Driver Application - Intro Page

Welcome to the SSI Online Driver Application

This application is four pages "thick" and will, on average, require about 30 minutes of your time to complete.

Please read the fine print below. If you understand and agree, press the "I Agree" button and we'll get started.


Respondents are considered for positions without regards to race, color, creed, age, sex, handicap, or national origin.

This certifies that I will complete this application and that all entries are true and complete to the best of my knowledge. Any false, misleading or incomplete statements shall be sufficient grounds for immediate termination of employment. I understand that this information may be used to contact prior employers for purposes of investigation as required by Section 40.25 and Section 391.23 of the Federal Motor Carrier Safety Regulations. This application in no way obligates Schilli Specialized, Inc. to offer me employment. By pressing the "I AGREE" button, I agree to the above terms and wish to be considered for employment by Schilli Specialized, Inc.

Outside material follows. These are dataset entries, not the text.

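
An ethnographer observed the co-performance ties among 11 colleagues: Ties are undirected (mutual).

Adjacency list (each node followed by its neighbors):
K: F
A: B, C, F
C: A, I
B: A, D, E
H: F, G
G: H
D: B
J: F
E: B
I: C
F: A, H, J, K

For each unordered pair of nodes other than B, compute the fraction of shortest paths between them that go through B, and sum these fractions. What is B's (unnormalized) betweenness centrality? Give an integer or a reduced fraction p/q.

17

Pairs whose geodesics pass through B — C–E: 1; C–D: 1; J–E: 1; J–D: 1; E–G: 1; E–K: 1; E–H: 1; E–D: 1; E–I: 1; E–F: 1; E–A: 1; G–D: 1; K–D: 1; H–D: 1 … (+3 more pairs).
All other pairs contribute 0.
Summing the contributions gives betweenness(B) = 17.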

I understand that Schilli Specialized, Inc. or its agents may investigate my background to ascertain any and all information of concern to my record, whether same is of record or not, and I release all persons, forms and corporations from all liability for any damages on account of furnishing such information. I understand that I must pass a pre-employment drug test. I also understand that, if hired, I will be required to submit to and pass drug and alcohol testing on a periodic, reasonable cause, post-accident, and random basis, and as otherwise may be required or permitted by law or Schilli Specialized, Inc. policy. I hereby authorize the Company and its Medical Review Officer(s) to release any such drug or alcohol test results to the Company, its attorneys, government and law enforcement agencies and personnel, future prospective employers and any other person or agency having a legitimate interest therein, and I release Schilli Specialized, Inc. and its medical review officers from any liability on account of the release of such information.

I AUTHORIZE, WITHOUT RESERVATION, ANY PARTY OR AGENCY CONTACTED BY STS TO FURNISH THE ABOVE-MENTIONED INFORMATION.